In a project proposal published by the medical journal Surgical Neurology International, Dr Sergio Canavero outlines his method for the “Head Anastomosis Venture” – or HEAVEN.
The procedure would involve severing the heads of two human patients simultaneously using an “ultra-sharp blade”, cooling and flushing out the “recipient” head before attaching its new body with an advanced polymer “glue”.
Dr Canavero suggests that the realigning of head and body could also be achieved using “electrofusion”, in an approach not entirely unlike that of Mary Shelley’s Dr Frankenstein.
But the Italian, who works for the Turin Advanced Neuromodulation Group and has previously published research on whole-eye transplants, says that his project is no fiction, and bases it on a similar experiment on Rhesus monkeys in the 1970s in which the patient survived for eight days.
A few years after this first test 40 years ago, its protagonist Dr Robert White noted that: “What has been accomplished in the animal model - prolonged hypothermic preservation and cephalic transplantation, is fully accomplishable in the human sphere.”
In laying out what he says is “the groundwork for the first successful human head transplant”, Dr Canavero admits that his polymer gel reattachment method (known as GEMINI) would not be perfect. But he notes that: “as little as 10 per cent of descending spinal tracts are sufficient for some voluntary control of locomotion in man.”

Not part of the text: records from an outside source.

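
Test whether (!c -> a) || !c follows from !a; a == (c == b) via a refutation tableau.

Initial set: {!a; (a == (c == b)); !((!c -> a) || !c)}.
!((!c -> a) || !c): α-rule — add !(!c -> a), !!c.
!(!c -> a): α-rule — add !c, !a.
× closes — contains both c and !c.
All 1 branch closes.
Every branch closed, so the premises entail the conclusion.

Yes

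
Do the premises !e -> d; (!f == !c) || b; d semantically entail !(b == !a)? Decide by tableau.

Initial set: {(!e -> d); ((!f == !c) || b); d; !!(b == !a)}.
(!e -> d): β-rule — branch into !!e  //  d.
  branch 1 (add !!e):
    ((!f == !c) || b): β-rule — branch into (!f == !c)  //  b.
      branch 1.1 (add (!f == !c)):
        !!(b == !a): β-rule — branch into b, !a  //  !b, !!a.
          branch 1.1.1 (add b, !a):
            (!f == !c): β-rule — branch into !f, !c  //  !!f, !!c.
              branch 1.1.1.1 (add !f, !c):
                ○ open, literals {a=F, b=T, c=F, d=T, e=T, f=F}.
              branch 1.1.1.2 (add !!f, !!c):
                ○ open, literals {a=F, b=T, c=T, d=T, e=T, f=T}.
          branch 1.1.2 (add !b, !!a):
            (!f == !c): β-rule — branch into !f, !c  //  !!f, !!c.
              branch 1.1.2.1 (add !f, !c):
                ○ open, literals {a=T, b=F, c=F, d=T, e=T, f=F}.
              branch 1.1.2.2 (add !!f, !!c):
                ○ open, literals {a=T, b=F, c=T, d=T, e=T, f=T}.
      branch 1.2 (add b):
        !!(b == !a): β-rule — branch into b, !a  //  !b, !!a.
          branch 1.2.1 (add b, !a):
            ○ open, literals {a=F, b=T, d=T, e=T}.
          branch 1.2.2 (add !b, !!a):
            × closes — contains both b and !b.
  branch 2 (add d):
    ((!f == !c) || b): β-rule — branch into (!f == !c)  //  b.
      branch 2.1 (add (!f == !c)):
        !!(b == !a): β-rule — branch into b, !a  //  !b, !!a.
          branch 2.1.1 (add b, !a):
            (!f == !c): β-rule — branch into !f, !c  //  !!f, !!c.
              branch 2.1.1.1 (add !f, !c):
                ○ open, literals {a=F, b=T, c=F, d=T, f=F}.
              branch 2.1.1.2 (add !!f, !!c):
                ○ open, literals {a=F, b=T, c=T, d=T, f=T}.
          branch 2.1.2 (add !b, !!a):
            (!f == !c): β-rule — branch into !f, !c  //  !!f, !!c.
              branch 2.1.2.1 (add !f, !c):
                ○ open, literals {a=T, b=F, c=F, d=T, f=F}.
              branch 2.1.2.2 (add !!f, !!c):
                ○ open, literals {a=T, b=F, c=T, d=T, f=T}.
      branch 2.2 (add b):
        !!(b == !a): β-rule — branch into b, !a  //  !b, !!a.
          branch 2.2.1 (add b, !a):
            ○ open, literals {a=F, b=T, d=T}.
          branch 2.2.2 (add !b, !!a):
            × closes — contains both b and !b.
2 branches closed, 10 open.
An open branch gives a countermodel: a=F, b=T, c=F, d=T, e=T, f=F (unmentioned atoms arbitrary); the premises hold there but the conclusion fails.

No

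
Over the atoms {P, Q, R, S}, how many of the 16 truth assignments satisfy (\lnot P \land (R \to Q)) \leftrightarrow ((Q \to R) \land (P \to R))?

8

Initial set: {((\lnot P \land (R \to Q)) \leftrightarrow ((Q \to R) \land (P \to R)))}.
((\lnot P \land (R \to Q)) \leftrightarrow ((Q \to R) \land (P \to R))): β-rule — branch into (\lnot P \land (R \to Q)), ((Q \to R) \land (P \to R))  //  \lnot (\lnot P \land (R \to Q)), \lnot ((Q \to R) \land (P \to R)).
  branch 1 (add (\lnot P \land (R \to Q)), ((Q \to R) \land (P \to R))):
    (\lnot P \land (R \to Q)): α-rule — add \lnot P, (R \to Q).
    ((Q \to R) \land (P \to R)): α-rule — add (Q \to R), (P \to R).
    (R \to Q): β-rule — branch into \lnot R  //  Q.
      branch 1.1 (add \lnot R):
        (Q \to R): β-rule — branch into \lnot Q  //  R.
          branch 1.1.1 (add \lnot Q):
            (P \to R): β-rule — branch into \lnot P  //  R.
              branch 1.1.1.1 (add \lnot P):
                ○ open, literals {P=false, Q=false, R=false}.
              branch 1.1.1.2 (add R):
                × closes — contains both R and \lnot R.
          branch 1.1.2 (add R):
            × closes — contains both R and \lnot R.
      branch 1.2 (add Q):
        (Q \to R): β-rule — branch into \lnot Q  //  R.
          branch 1.2.1 (add \lnot Q):
            × closes — contains both Q and \lnot Q.
          branch 1.2.2 (add R):
            (P \to R): β-rule — branch into \lnot P  //  R.
              branch 1.2.2.1 (add \lnot P):
                ○ open, literals {P=false, Q=true, R=true}.
              branch 1.2.2.2 (add R):
                ○ open, literals {P=false, Q=true, R=true}.
  branch 2 (add \lnot (\lnot P \land (R \to Q)), \lnot ((Q \to R) \land (P \to R))):
    \lnot (\lnot P \land (R \to Q)): β-rule — branch into \lnot \lnot P  //  \lnot (R \to Q).
      branch 2.1 (add \lnot \lnot P):
        \lnot ((Q \to R) \land (P \to R)): β-rule — branch into \lnot (Q \to R)  //  \lnot (P \to R).
          branch 2.1.1 (add \lnot (Q \to R)):
            \lnot (Q \to R): α-rule — add Q, \lnot R.
            ○ open, literals {P=true, Q=true, R=false}.
          branch 2.1.2 (add \lnot (P \to R)):
            \lnot (P \to R): α-rule — add P, \lnot R.
            ○ open, literals {P=true, R=false}.
      branch 2.2 (add \lnot (R \to Q)):
        \lnot (R \to Q): α-rule — add R, \lnot Q.
        \lnot ((Q \to R) \land (P \to R)): β-rule — branch into \lnot (Q \to R)  //  \lnot (P \to R).
          branch 2.2.1 (add \lnot (Q \to R)):
            \lnot (Q \to R): α-rule — add Q, \lnot R.
            × closes — contains both Q and \lnot Q.
          branch 2.2.2 (add \lnot (P \to R)):
            \lnot (P \to R): α-rule — add P, \lnot R.
            × closes — contains both R and \lnot R.
5 branches closed, 5 open.
Each open branch fixes some atoms; the unmentioned ones are free. Counting distinct full assignments: branch {P=false, Q=false, R=false} (S) contributes 2 new; branch {P=false, Q=true, R=true} (S) contributes 2 new; branch {P=false, Q=true, R=true} (S) contributes 0 new; branch {P=true, Q=true, R=false} (S) contributes 2 new; branch {P=true, R=false} (Q, S) contributes 2 new. Total: 8.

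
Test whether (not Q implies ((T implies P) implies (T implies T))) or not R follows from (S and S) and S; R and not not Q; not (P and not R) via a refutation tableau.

Yes

Initial set: {T ((S and S) and S); T (R and not not Q); T not (P and not R); F ((not Q implies ((T implies P) implies (T implies T))) or not R)}.
T ((S and S) and S): α-rule — add T (S and S), T S.
T (R and not not Q): α-rule — add T R, T not not Q.
F ((not Q implies ((T implies P) implies (T implies T))) or not R): α-rule — add F (not Q implies ((T implies P) implies (T implies T))), F not R.
T (S and S): α-rule — add T S, T S.
T not not Q: drop double negation, giving T Q.
F (not Q implies ((T implies P) implies (T implies T))): α-rule — add T not Q, F ((T implies P) implies (T implies T)).
× closes — contains both Q and not Q.
All 1 branch closes.
Every branch closed, so the premises entail the conclusion.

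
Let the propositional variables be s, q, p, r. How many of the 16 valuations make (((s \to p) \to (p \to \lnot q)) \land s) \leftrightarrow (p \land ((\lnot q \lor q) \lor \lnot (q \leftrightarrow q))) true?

6

Initial set: {((((s \to p) \to (p \to \lnot q)) \land s) \leftrightarrow (p \land ((\lnot q \lor q) \lor \lnot (q \leftrightarrow q))))}.
((((s \to p) \to (p \to \lnot q)) \land s) \leftrightarrow (p \land ((\lnot q \lor q) \lor \lnot (q \leftrightarrow q)))): β-rule — branch into (((s \to p) \to (p \to \lnot q)) \land s), (p \land ((\lnot q \lor q) \lor \lnot (q \leftrightarrow q)))  //  \lnot (((s \to p) \to (p \to \lnot q)) \land s), \lnot (p \land ((\lnot q \lor q) \lor \lnot (q \leftrightarrow q))).
  branch 1 (add (((s \to p) \to (p \to \lnot q)) \land s), (p \land ((\lnot q \lor q) \lor \lnot (q \leftrightarrow q)))):
    (((s \to p) \to (p \to \lnot q)) \land s): α-rule — add ((s \to p) \to (p \to \lnot q)), s.
    (p \land ((\lnot q \lor q) \lor \lnot (q \leftrightarrow q))): α-rule — add p, ((\lnot q \lor q) \lor \lnot (q \leftrightarrow q)).
    ((s \to p) \to (p \to \lnot q)): β-rule — branch into \lnot (s \to p)  //  (p \to \lnot q).
      branch 1.1 (add \lnot (s \to p)):
        \lnot (s \to p): α-rule — add s, \lnot p.
        × closes — contains both p and \lnot p.
      branch 1.2 (add (p \to \lnot q)):
        ((\lnot q \lor q) \lor \lnot (q \leftrightarrow q)): β-rule — branch into (\lnot q \lor q)  //  \lnot (q \leftrightarrow q).
          branch 1.2.1 (add (\lnot q \lor q)):
            (p \to \lnot q): β-rule — branch into \lnot p  //  \lnot q.
              branch 1.2.1.1 (add \lnot p):
                × closes — contains both p and \lnot p.
              branch 1.2.1.2 (add \lnot q):
                (\lnot q \lor q): β-rule — branch into \lnot q  //  q.
                  branch 1.2.1.2.1 (add \lnot q):
                    ○ open, literals {p=1, q=0, s=1}.
                  branch 1.2.1.2.2 (add q):
                    × closes — contains both q and \lnot q.
          branch 1.2.2 (add \lnot (q \leftrightarrow q)):
            (p \to \lnot q): β-rule — branch into \lnot p  //  \lnot q.
              branch 1.2.2.1 (add \lnot p):
                × closes — contains both p and \lnot p.
              branch 1.2.2.2 (add \lnot q):
                \lnot (q \leftrightarrow q): β-rule — branch into q, \lnot q  //  \lnot q, q.
                  branch 1.2.2.2.1 (add q, \lnot q):
                    × closes — contains both q and \lnot q.
                  branch 1.2.2.2.2 (add \lnot q, q):
                    × closes — contains both q and \lnot q.
  branch 2 (add \lnot (((s \to p) \to (p \to \lnot q)) \land s), \lnot (p \land ((\lnot q \lor q) \lor \lnot (q \leftrightarrow q)))):
    \lnot (((s \to p) \to (p \to \lnot q)) \land s): β-rule — branch into \lnot ((s \to p) \to (p \to \lnot q))  //  \lnot s.
      branch 2.1 (add \lnot ((s \to p) \to (p \to \lnot q))):
        \lnot ((s \to p) \to (p \to \lnot q)): α-rule — add (s \to p), \lnot (p \to \lnot q).
        \lnot (p \to \lnot q): α-rule — add p, \lnot \lnot q.
        \lnot (p \land ((\lnot q \lor q) \lor \lnot (q \leftrightarrow q))): β-rule — branch into \lnot p  //  \lnot ((\lnot q \lor q) \lor \lnot (q \leftrightarrow q)).
          branch 2.1.1 (add \lnot p):
            × closes — contains both p and \lnot p.
          branch 2.1.2 (add \lnot ((\lnot q \lor q) \lor \lnot (q \leftrightarrow q))):
            \lnot ((\lnot q \lor q) \lor \lnot (q \leftrightarrow q)): α-rule — add \lnot (\lnot q \lor q), \lnot \lnot (q \leftrightarrow q).
            \lnot (\lnot q \lor q): α-rule — add \lnot \lnot q, \lnot q.
            × closes — contains both q and \lnot q.
      branch 2.2 (add \lnot s):
        \lnot (p \land ((\lnot q \lor q) \lor \lnot (q \leftrightarrow q))): β-rule — branch into \lnot p  //  \lnot ((\lnot q \lor q) \lor \lnot (q \leftrightarrow q)).
          branch 2.2.1 (add \lnot p):
            ○ open, literals {p=0, s=0}.
          branch 2.2.2 (add \lnot ((\lnot q \lor q) \lor \lnot (q \leftrightarrow q))):
            \lnot ((\lnot q \lor q) \lor \lnot (q \leftrightarrow q)): α-rule — add \lnot (\lnot q \lor q), \lnot \lnot (q \leftrightarrow q).
            \lnot (\lnot q \lor q): α-rule — add \lnot \lnot q, \lnot q.
            × closes — contains both q and \lnot q.
9 branches closed, 2 open.
Each open branch fixes some atoms; the unmentioned ones are free. Counting distinct full assignments: branch {p=1, q=0, s=1} (r) contributes 2 new; branch {p=0, s=0} (q, r) contributes 4 new. Total: 6.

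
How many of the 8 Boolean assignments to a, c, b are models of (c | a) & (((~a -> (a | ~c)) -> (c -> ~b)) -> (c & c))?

4

Initial set: {((c | a) & (((~a -> (a | ~c)) -> (c -> ~b)) -> (c & c)))}.
((c | a) & (((~a -> (a | ~c)) -> (c -> ~b)) -> (c & c))): α-rule — add (c | a), (((~a -> (a | ~c)) -> (c -> ~b)) -> (c & c)).
(c | a): β-rule — branch into c  //  a.
  branch 1 (add c):
    (((~a -> (a | ~c)) -> (c -> ~b)) -> (c & c)): β-rule — branch into ~((~a -> (a | ~c)) -> (c -> ~b))  //  (c & c).
      branch 1.1 (add ~((~a -> (a | ~c)) -> (c -> ~b))):
        ~((~a -> (a | ~c)) -> (c -> ~b)): α-rule — add (~a -> (a | ~c)), ~(c -> ~b).
        ~(c -> ~b): α-rule — add c, ~~b.
        (~a -> (a | ~c)): β-rule — branch into ~~a  //  (a | ~c).
          branch 1.1.1 (add ~~a):
            ○ open, literals {a=T, b=T, c=T}.
          branch 1.1.2 (add (a | ~c)):
            (a | ~c): β-rule — branch into a  //  ~c.
              branch 1.1.2.1 (add a):
                ○ open, literals {a=T, b=T, c=T}.
              branch 1.1.2.2 (add ~c):
                × closes — contains both c and ~c.
      branch 1.2 (add (c & c)):
        (c & c): α-rule — add c, c.
        ○ open, literals {c=T}.
  branch 2 (add a):
    (((~a -> (a | ~c)) -> (c -> ~b)) -> (c & c)): β-rule — branch into ~((~a -> (a | ~c)) -> (c -> ~b))  //  (c & c).
      branch 2.1 (add ~((~a -> (a | ~c)) -> (c -> ~b))):
        ~((~a -> (a | ~c)) -> (c -> ~b)): α-rule — add (~a -> (a | ~c)), ~(c -> ~b).
        ~(c -> ~b): α-rule — add c, ~~b.
        (~a -> (a | ~c)): β-rule — branch into ~~a  //  (a | ~c).
          branch 2.1.1 (add ~~a):
            ○ open, literals {a=T, b=T, c=T}.
          branch 2.1.2 (add (a | ~c)):
            (a | ~c): β-rule — branch into a  //  ~c.
              branch 2.1.2.1 (add a):
                ○ open, literals {a=T, b=T, c=T}.
              branch 2.1.2.2 (add ~c):
                × closes — contains both c and ~c.
      branch 2.2 (add (c & c)):
        (c & c): α-rule — add c, c.
        ○ open, literals {a=T, c=T}.
2 branches closed, 6 open.
Each open branch fixes some atoms; the unmentioned ones are free. Counting distinct full assignments: branch {a=T, b=T, c=T} (none free) contributes 1 new; branch {a=T, b=T, c=T} (none free) contributes 0 new; branch {c=T} (a, b) contributes 3 new; branch {a=T, b=T, c=T} (none free) contributes 0 new; branch {a=T, b=T, c=T} (none free) contributes 0 new; branch {a=T, c=T} (b) contributes 0 new. Total: 4.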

He says that full and open research on the topic could bear fruit in just two years, and that the first patient should be someone young, with a fully-functioning brain, but suffering from “progressive muscular dystrophies or even several genetic and metabolic disorders”.
Dr Canavero concludes by saying “body image and identity issues will need to be addressed, as the patient gets used to seeing and using the new body”.
He said: “HEAVEN appears to have grown into a feasible enterprise early in the 21st century,” but added that he has not considered the ethical implications of his proposal.